# Oak / Marble Candle Holder…



## Nickbee (Nov 9, 2007)

Here’s a quick house warming gift I whipped up. I was originally going to use scallop shells in the groves but I did not like the security of them. And being that fire is involved it meant either gluing them in or finding something else to fit in the groves. Lucky some left over marble tile fit perfect in the groves with some adhesive backed sandpaper as shims. And with the larger secure platforms larger candles can be used. 

I might try another attempt with larger shells one day. But they will have to be keyed into the slots somehow. 

Here are the pics:


----------



## Nickbee (Nov 9, 2007)




----------



## chippypah (Dec 24, 2007)

Hey Nickbee,
That is great, and a modern piece of art. I think you will get orders for them, as they are truly great.
Cheers
Pete


----------



## harrysin (Jan 15, 2007)

A really well designed/made project Nick.


----------



## Mike (Nov 22, 2004)

You could epoxy the shells in place, but I like the marble better.


----------



## Bob N (Oct 12, 2004)

Hi Nick....

What a great idea and well thought out design. As with all of your projects, this one too comes with a high standard of craftsmanship.

Nice job!


----------



## bobj3 (Jan 17, 2006)

Hi Nick

I like it both ways scallop shells and the marble  I would suggest wood also for the candle holder to sit in,small pocket hole., less chance of getting knock off the shelf...

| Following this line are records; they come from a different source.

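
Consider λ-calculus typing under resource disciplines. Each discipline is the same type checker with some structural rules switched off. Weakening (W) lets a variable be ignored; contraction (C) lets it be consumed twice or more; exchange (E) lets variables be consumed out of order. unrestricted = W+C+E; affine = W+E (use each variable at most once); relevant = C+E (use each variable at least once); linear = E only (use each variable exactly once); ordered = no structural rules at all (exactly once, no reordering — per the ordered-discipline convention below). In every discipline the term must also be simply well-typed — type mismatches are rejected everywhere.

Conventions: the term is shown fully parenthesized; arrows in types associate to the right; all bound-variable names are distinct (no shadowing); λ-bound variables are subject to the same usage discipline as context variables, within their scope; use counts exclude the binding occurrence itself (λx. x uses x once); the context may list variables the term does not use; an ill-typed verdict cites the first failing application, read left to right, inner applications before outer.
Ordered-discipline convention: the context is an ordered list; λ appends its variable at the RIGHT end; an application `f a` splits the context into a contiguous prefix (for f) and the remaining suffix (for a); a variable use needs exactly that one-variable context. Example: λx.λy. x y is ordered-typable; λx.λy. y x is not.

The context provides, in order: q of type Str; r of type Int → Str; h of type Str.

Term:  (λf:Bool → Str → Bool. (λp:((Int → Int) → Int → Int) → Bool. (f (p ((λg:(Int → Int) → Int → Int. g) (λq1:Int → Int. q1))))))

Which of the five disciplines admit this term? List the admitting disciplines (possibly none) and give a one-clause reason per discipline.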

You did a great job on this one.. 


============


----------



## Nickbee (Nov 9, 2007)

Thanks guys. I have an idea for another version with just 2 large shells across from each other. I have "OCD" when it come to symmetry. The look of this project actually bugged me because it was not symmetrical. But I'm getting used to it now


----------



## Glenmore (Sep 10, 2004)

Really nice candle holder Nick.


----------



## Rolf Maxa (Feb 8, 2005)

Very nice craftsmanship, this will make a nice house warming gift, a keepsake.


----------



## challagan (Feb 7, 2006)

Way to go Nick, excellent job!

Corey


----------